No Mulaney special has felt as intimate as Bad Poetry, mostly because Kerman’s comedy is more vulnerable. He doesn’t hide behind irony like Mulaney, who keeps his distance even when he’s confessing his addictions. Kerman doesn’t exactly wear his heart on his sleeve, but when he jokes about a young poetry student hurting his feelings (he used to teach high school English), you genuinely believe it.
Mulaney told Vulture that he looks at a comedy special like a music album and that he believes every “track” on Bad Poetry is a hit. Mulaney’s right — story after story, bit after bit, Kerman nails it, including a killer gag about his mom marrying a disgraced NBA mascot. I won’t give away the jokes, but you can prepare yourself by looking up “Benny the Bull” on Wikipedia and scrolling down to the scandal section.

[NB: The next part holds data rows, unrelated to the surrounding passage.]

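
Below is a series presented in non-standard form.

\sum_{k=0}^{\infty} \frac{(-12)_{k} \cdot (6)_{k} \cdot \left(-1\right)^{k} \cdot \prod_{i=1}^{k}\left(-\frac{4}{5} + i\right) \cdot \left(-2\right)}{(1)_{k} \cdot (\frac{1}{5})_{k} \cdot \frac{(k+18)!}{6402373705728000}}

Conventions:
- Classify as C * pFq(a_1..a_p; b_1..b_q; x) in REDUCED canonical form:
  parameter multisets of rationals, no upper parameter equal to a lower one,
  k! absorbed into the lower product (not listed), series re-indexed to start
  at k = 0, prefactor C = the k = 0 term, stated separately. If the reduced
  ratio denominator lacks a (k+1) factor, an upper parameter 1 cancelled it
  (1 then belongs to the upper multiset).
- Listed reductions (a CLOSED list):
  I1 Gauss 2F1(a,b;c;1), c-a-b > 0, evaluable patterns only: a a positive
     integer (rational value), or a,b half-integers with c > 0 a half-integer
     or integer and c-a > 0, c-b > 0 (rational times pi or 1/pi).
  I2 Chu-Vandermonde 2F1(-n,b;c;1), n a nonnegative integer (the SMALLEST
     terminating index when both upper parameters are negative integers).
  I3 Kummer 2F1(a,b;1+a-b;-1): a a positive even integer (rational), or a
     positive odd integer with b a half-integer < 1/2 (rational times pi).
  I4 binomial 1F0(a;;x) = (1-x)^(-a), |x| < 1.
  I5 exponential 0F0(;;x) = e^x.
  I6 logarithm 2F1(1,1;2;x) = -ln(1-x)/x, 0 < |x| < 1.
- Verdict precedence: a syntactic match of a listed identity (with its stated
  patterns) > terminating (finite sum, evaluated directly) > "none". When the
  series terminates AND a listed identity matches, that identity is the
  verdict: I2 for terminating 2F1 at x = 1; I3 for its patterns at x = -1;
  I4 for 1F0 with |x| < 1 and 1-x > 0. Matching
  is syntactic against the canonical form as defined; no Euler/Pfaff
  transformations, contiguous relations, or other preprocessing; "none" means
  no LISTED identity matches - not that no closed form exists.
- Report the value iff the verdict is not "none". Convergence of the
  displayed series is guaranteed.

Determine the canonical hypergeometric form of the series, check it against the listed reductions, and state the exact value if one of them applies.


With C = -2: the canonical form is 2F1(-12, 6; 19; -1). Verdict: Kummer's theorem (I3) matches (x = -1; c = 19 equals 1+a-b for upper {-12, 6}: listed pattern). Its exact value is -\frac{408}{5}.

The tell: t_0 being -2, the denominator's factorial ratio (prefactor -2) is a lower Pochhammer.
Step ratio: r(k) = -1 * (k-12) (k+6) / [(k+19) (k+1)] - rational; roots negated = parameters, x = -1, C = -2.


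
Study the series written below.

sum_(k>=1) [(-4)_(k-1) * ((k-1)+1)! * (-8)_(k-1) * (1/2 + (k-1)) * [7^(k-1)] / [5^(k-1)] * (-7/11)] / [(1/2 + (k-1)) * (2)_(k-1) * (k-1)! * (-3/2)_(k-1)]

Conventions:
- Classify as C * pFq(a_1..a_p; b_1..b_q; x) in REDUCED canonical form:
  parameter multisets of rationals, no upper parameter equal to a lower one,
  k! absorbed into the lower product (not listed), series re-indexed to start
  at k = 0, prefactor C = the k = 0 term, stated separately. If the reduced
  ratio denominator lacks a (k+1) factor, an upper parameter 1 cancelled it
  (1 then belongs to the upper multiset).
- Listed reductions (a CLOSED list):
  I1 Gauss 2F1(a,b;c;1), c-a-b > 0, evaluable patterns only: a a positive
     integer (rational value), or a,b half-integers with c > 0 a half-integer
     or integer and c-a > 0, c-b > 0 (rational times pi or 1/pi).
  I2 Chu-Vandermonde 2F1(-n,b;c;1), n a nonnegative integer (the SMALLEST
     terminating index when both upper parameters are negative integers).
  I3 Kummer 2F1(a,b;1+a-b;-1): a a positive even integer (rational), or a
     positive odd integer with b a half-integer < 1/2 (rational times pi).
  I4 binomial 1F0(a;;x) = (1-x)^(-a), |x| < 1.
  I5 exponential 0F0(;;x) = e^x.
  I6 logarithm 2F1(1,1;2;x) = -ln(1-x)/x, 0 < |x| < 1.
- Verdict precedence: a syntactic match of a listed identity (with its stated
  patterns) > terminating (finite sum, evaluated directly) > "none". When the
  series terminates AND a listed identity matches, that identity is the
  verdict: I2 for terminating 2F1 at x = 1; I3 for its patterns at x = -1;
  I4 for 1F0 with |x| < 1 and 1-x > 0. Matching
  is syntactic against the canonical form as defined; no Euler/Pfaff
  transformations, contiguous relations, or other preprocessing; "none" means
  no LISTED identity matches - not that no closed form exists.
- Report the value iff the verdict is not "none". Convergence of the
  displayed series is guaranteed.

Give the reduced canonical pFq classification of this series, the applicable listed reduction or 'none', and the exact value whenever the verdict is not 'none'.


Canonical form: C = -7/11 times 2F1 with upper {-8, -4}, lower {-3/2}, x = 7/5. Verdict: terminating - no listed pattern fits, but -4 in the upper list cuts the series at k = 4; direct evaluation. Value: -19387627/1375.

Key step: with t_0 = -7/11, the parameter 2 appears in both the upper and lower lists and cancels (alongside the other common factor).
Step ratio: r(k) = (7/5) * (k-8) (k-4) / [(k-3/2) (k+1)] - rational; roots negated = parameters, x = (7/5), C = -7/11.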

Kerman’s way with words shouldn’t be a surprise — he has a bachelor’s degree in English and an MFA in poetry. “Poetry and comedy come from the same sort of touch point as an art form,” the comic told Vulture. “They’re both just taking a narrative and making it hyperbolic.”
Kerman takes it one step further and makes the narrative hysterical as well, charming us with Bad Poetry in a way that could make a mother-in-law blush.